By Mark Stopa
Virtually every day in Florida courtrooms, I’m arguing that the letters banks send under paragraph 22 of most mortgages must comply with the specific terms set forth in paragraph 22. Not “substantially comply,” but “comply.”
Today, the Second District issued yet another decision which supports my interpretation. The case of DiSalvo v. Suntrust Mortgage, Inc. isn’t directly on point, as the decision turned on the bank’s failure to prove it sent the letter at all, not the content of the letter. But take a look at this sentence of the opinion:
“First, a mortgagee’s right to the security for a mortgage is dependent upon its compliance with the terms of the mortgage contract, and it cannot foreclose until it has proven compliance. See F.A. Chastain Constr., Inc. v. Pratt, 146 So. 2d 910 (Fla. 3d DCA 1962).”
Notice the term “compliance” – not once, but twice? Not “substantial compliance,” but “compliance”?

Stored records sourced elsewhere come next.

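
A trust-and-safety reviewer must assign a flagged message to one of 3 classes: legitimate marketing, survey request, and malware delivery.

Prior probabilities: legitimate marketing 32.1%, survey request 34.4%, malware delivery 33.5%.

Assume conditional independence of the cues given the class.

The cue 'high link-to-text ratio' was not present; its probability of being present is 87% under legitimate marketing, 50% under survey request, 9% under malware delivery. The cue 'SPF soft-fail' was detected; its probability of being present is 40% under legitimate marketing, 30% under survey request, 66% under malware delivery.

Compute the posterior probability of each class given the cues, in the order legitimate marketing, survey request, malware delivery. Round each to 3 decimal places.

0.062, 0.191, 0.747

Multiply each prior by the joint likelihood of the cue pattern (using 1 − P(present | H) for each absent cue):
  legitimate marketing: 0.321 × (1 − 0.87) × 0.40 = 0.016692
  survey request: 0.344 × (1 − 0.50) × 0.30 = 0.0516
  malware delivery: 0.335 × (1 − 0.09) × 0.66 = 0.2012
Normalizing constant Z = 0.016692 + 0.0516 + 0.2012 = 0.26949.
P(legitimate marketing | evidence) = 0.016692 / 0.26949 ≈ 0.062
P(survey request | evidence) = 0.0516 / 0.26949 ≈ 0.191
P(malware delivery | evidence) = 0.2012 / 0.26949 ≈ 0.747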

This decision is yet another instance, along with the many other cases in which I’ve set forth on this blog, where a Florida appellate court had a chance to say the standard for the paragraph 22 letter is “substantial compliance” but declined to do so. Hence, it seems clear that “compliance” is the standard here.
With each new decision that comes out, the argument that the banks need only “substantially comply” with paragraph 22 gets weaker and weaker.